# New poster - jet boat question



## jsmoody (Oct 16, 2014)

Been reading this forum for a little bit now. I'm wondering what is the smallest boat any of you might run with a jet outboard? I have a 1242 alweld on order, and have been pondering the idea of a jet outboard. I'm not sure though how the short boat would handle the weight distribution of an outboard that size. I do love the idea of a jet. No more busted props.


----------



## Lil' Blue Rude (Oct 16, 2014)

I wouldn't have any problem running a 25hp on it if it was mine. I run a 60/40 on a 16' 42" Blazer SS


----------



## jsmoody (Oct 17, 2014)

I'm looking at the Tohatsu 25 or 35. The 35 is only about 20 pounds heavier than the 25. Might make a fun little rig.


----------



## Lil' Blue Rude (Oct 17, 2014)

Think there the same motor. I think the 35hp has tilt and trim.
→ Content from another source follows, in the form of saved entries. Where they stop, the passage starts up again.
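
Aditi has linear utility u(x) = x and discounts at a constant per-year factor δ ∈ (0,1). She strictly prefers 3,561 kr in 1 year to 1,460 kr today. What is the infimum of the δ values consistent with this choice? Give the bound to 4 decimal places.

The preference means 1460 < δ·3561.
Dividing through by 3561 gives δ > 0.41000.

δ > 0.4100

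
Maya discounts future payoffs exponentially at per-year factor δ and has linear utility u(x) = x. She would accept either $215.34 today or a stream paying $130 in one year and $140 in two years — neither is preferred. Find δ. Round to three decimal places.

Present value of the stream is 130·δ + 140·δ². Indifference gives 130δ + 140δ² = 215.34.
Rearranged: 140δ² + 130δ − 215.34 = 0.
The positive root is δ = [−130 + √(130² + 4·140·215.34)] / (2·140) = (−130 + 370.797)/280 ≈ 0.860.

δ ≈ 0.860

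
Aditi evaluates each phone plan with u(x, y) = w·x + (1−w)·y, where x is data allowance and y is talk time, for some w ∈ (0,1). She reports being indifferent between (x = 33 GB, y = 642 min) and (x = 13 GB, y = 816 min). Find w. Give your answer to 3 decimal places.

Indifference: w·33 + (1−w)·642 = w·13 + (1−w)·816.
Rearranging, 20·w − 174·(1−w) = 0.
The marginal rate of substitution is 174/20, so w = 174/(20+174) = 0.897.

w = 0.897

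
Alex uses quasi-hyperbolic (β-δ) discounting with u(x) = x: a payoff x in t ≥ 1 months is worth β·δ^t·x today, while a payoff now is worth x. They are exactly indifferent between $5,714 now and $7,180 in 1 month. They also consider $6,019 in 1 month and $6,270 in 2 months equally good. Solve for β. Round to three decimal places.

β ≈ 0.829

From the later pair, β·δ^1·6019 = β·δ^2·6270; dividing through, δ = 6019/6270 = 0.95997.
The first indifference: 5714 = β·δ·7180, so β = 5714/(δ·7180) = 5714/(0.95997·7180) ≈ 0.829.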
That's why it weighs more. I'd definitely go 2 stroke to save on weight. A 50/35 would probably be as big as I'd want on that small of a boat but I'd say it would be a fun little boat.


----------



## RadarJet (Oct 29, 2014)

That sounds like a fun combination. A 35 on the back end will make it a little rear heavy. I put a 25 jet on a lightweight 1436 jon, and it was a very nice combination. It took some tweaking to get the manual trim just right, but was nearly unstoppable once on the water.


----------